Saturday, 9 January 2016

Stop paying attention

“Attention is the rarest and purest form of generosity.”
(Simone Weil, French philosopher, 1909-1943)

Do you have New Year's resolutions? (Have you broken them yet?) Was one of them to spend less time on social media and more time paying attention to important things or people in the real world? If so, have you actually thought about what we mean by 'paying attention to'?

Attention requires a single-minded 'attending to' of something. It's been eroded and devalued by our increasing tendency to respect urgency, and to divide our attention between competing calls on it. We proudly claim to be good at multi-tasking, but that is really just attention-fragmenting. It can be useful if the tasks are not personally meaningful, but otherwise it can be quite detrimental. If you can do the washing up at the same time as working out a weekly schedule, that's great. Neither task deserves much of you and they need different types of attention.

It's in our engagement with other people, and with meaningful thought, including in books and other art forms, that full attention is needed. If you read a poem while wondering what to make for dinner, if you have a serious conversation with someone while trying to fillet a fish or untangle a knotted string of beads, you won't get the most out of the encounter. In the case of the conversation, the other person will also feel short-changed: you aren't paying enough attention. Notice the financial metaphors.

Some situations do demand a bit of contorted attention-bestowing. As readers, we need to attend to the book we are reading to get much out of it. As readers-to, which we often are when engaging with young children, we need to attend to the book and to the child's reception of it. We are both readers-of and readers-to at the same time. We are a conduit for the story (I will call it a story for simplicity, though it need not be a fiction book), but a conduit which adds to and changes the story.

When a bullet is shot from a gun, the gun barrel makes marks on the bullet, physical changes which ballistics experts can use to prove a particular bullet came from a particular gun. It's not a particularly child-friendly analogy, but in the same way when we act as a reader-to we put some of our own stamp on the story. The same story read by someone else is not actually quite the same story even if the same words are used. Another person might use different intonation, speak faster or slower, turn the pages at a different speed, and so on. We need to focus, as readers-to, on how we affect the story and how the child responds to it. We also need to be aware of other cues: are we shuffling impatiently, hurrying towards the end, wondering if the child is going to sleep yet, hoping we don't have to read the same story a tenth time?

Watch how the child attends to the story. They are engrossed, taken over by it, captivated. They give it their whole attention and don't want it to end - which is why they want it again and again. Do you notice something? We pay attention and the child gives attention. The child does not occupy a transactional space as we do. We have come to see time as a commodity and we 'pay attention' by giving time. But if we are paying it's not really giving, is it? And that's where we lose out. We pay attention like we pay bills. Paying has connotations of loss, resentment, exchange. Teachers tell children to 'pay attention'. You have to 'pay attention' when you are driving or get into trouble for driving without 'due care and attention'. 'Due' - there's that financial metaphor again.

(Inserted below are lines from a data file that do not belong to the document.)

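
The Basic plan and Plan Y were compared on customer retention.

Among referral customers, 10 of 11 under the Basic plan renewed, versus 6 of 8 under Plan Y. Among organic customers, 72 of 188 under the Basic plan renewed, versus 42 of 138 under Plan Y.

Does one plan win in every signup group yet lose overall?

Referral: the Basic plan 10/11 = 90.9%, Plan Y 6/8 = 75.0% → the Basic plan
Organic: the Basic plan 72/188 = 38.3%, Plan Y 42/138 = 30.4% → the Basic plan
Overall: the Basic plan 82/199 = 41.2%, Plan Y 48/146 = 32.9% → the Basic plan
The Basic plan wins overall and in every signup group — no reversal.

No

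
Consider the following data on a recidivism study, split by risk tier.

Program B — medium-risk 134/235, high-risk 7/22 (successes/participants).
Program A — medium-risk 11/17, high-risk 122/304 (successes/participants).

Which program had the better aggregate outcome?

Program B

Medium-risk: Program B 134/235 = 57.0%, Program A 11/17 = 64.7% → Program A
High-risk: Program B 7/22 = 31.8%, Program A 122/304 = 40.1% → Program A
Overall: Program B 141/257 = 54.9%, Program A 133/321 = 41.4% → Program B
(Program A wins every risk group but Program B wins overall — Program A's participants skew toward the low-rate high-risk group.)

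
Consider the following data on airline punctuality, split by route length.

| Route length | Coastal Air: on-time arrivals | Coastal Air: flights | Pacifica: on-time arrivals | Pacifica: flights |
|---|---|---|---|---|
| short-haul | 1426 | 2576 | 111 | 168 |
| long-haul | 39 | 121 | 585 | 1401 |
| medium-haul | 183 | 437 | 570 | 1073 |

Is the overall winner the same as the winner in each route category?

Short-haul: Coastal Air 1426/2576 = 55.4%, Pacifica 111/168 = 66.1% → Pacifica
Long-haul: Coastal Air 39/121 = 32.2%, Pacifica 585/1401 = 41.8% → Pacifica
Medium-haul: Coastal Air 183/437 = 41.9%, Pacifica 570/1073 = 53.1% → Pacifica
Overall: Coastal Air 1648/3134 = 52.6%, Pacifica 1266/2642 = 47.9% → Coastal Air
Pacifica wins each route group but Coastal Air wins overall — the comparison reverses. Pacifica's flights skew toward long-haul, which has a lower base rate.

No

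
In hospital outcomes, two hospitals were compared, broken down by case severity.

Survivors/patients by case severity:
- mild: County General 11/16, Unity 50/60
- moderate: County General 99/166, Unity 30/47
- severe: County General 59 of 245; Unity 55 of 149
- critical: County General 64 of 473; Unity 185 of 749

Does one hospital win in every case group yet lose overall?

No

Mild: County General 11/16 = 68.8%, Unity 50/60 = 83.3% → Unity
Moderate: County General 99/166 = 59.6%, Unity 30/47 = 63.8% → Unity
Severe: County General 59/245 = 24.1%, Unity 55/149 = 36.9% → Unity
Critical: County General 64/473 = 13.5%, Unity 185/749 = 24.7% → Unity
Overall: County General 233/900 = 25.9%, Unity 320/1005 = 31.8% → Unity
Unity wins overall and in every case group — no reversal.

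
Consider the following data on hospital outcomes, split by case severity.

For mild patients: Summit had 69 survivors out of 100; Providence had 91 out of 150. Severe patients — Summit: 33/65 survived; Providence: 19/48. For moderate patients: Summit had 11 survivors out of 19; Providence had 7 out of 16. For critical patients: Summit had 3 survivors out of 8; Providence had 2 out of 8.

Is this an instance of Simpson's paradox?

Mild: Summit 69/100 = 69.0%, Providence 91/150 = 60.7% → Summit
Severe: Summit 33/65 = 50.8%, Providence 19/48 = 39.6% → Summit
Moderate: Summit 11/19 = 57.9%, Providence 7/16 = 43.8% → Summit
Critical: Summit 3/8 = 37.5%, Providence 2/8 = 25.0% → Summit
Overall: Summit 116/192 = 60.4%, Providence 119/222 = 53.6% → Summit
Summit wins overall and in every case group — no reversal.

No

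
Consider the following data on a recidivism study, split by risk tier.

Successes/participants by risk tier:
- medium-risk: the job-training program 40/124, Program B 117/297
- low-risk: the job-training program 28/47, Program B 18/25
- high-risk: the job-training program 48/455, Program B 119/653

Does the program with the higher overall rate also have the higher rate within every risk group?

Yes

Medium-risk: the job-training program 40/124 = 32.3%, Program B 117/297 = 39.4% → Program B
Low-risk: the job-training program 28/47 = 59.6%, Program B 18/25 = 72.0% → Program B
High-risk: the job-training program 48/455 = 10.5%, Program B 119/653 = 18.2% → Program B
Overall: the job-training program 116/626 = 18.5%, Program B 254/975 = 26.1% → Program B
Program B wins overall and in every risk group — no reversal.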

Simone Weil's idea that attention is generosity is inspired. To give our attention to someone or something must be a selfless act. We give attention to the read-to child and to the story. When the child is captivated by the story, they won't be taking any notice of you. You are effectively invisible - the conduit, remember - just their pathway into the story. So you give this attention with no expectation of reward (though rewards will come, spontaneously) because you delight in the child's pleasure. And when the child (or anyone else) talks to us, we give them their attention if we are being genuine - we don't pay it.

It would be disingenuous to say that we get nothing back from giving attention. We reap immense rewards - but it is not a transaction. As in any exchange, you don't get back what you give. You give your time and your engagement. You will be rewarded with connection, satisfaction, the good feeling that you have made someone happy, and - in the end - with a child who is also able to give attention to otheres. The read-to child relishes the story because it is both a story and a gift of attention. It validates the child, shows you care enough and like them enough to give your time and attention. You give it, too, when you listen to the child and don't dismiss their worries or hurry them along.

Being readers-to is a way of being attention-givers. It's also a bounded way, and that is useful, too. The story comes to an end, we leave the magical kingdom, we each return to our own lands. Babies are attention-junkies. They need attention almost all the time in order to survive. As they grow, we wean them off it, leaving them - if all goes well - able both to cherish the attention we give them and to give attention to others, but also able to sustain themselves.

So my New Year resolution will be to try to do less multi-tasking, to give my attention - all of it - to whatever I am attending to and to nothing else. I think I will get as much done, perhaps more: I may well read Mog's Box an extra 40 or 50 times.

Anne Rooney
Latest book: not even sure. I'm not paying attention to the publishing schedules.

2 comments:

Joan Lennon said...

A thought-provoking post - thanks, Anne!

Pippa Goodhart said...

I hadn't thought about that money-related language that we use without really thinking about it. Thank you for a really good post.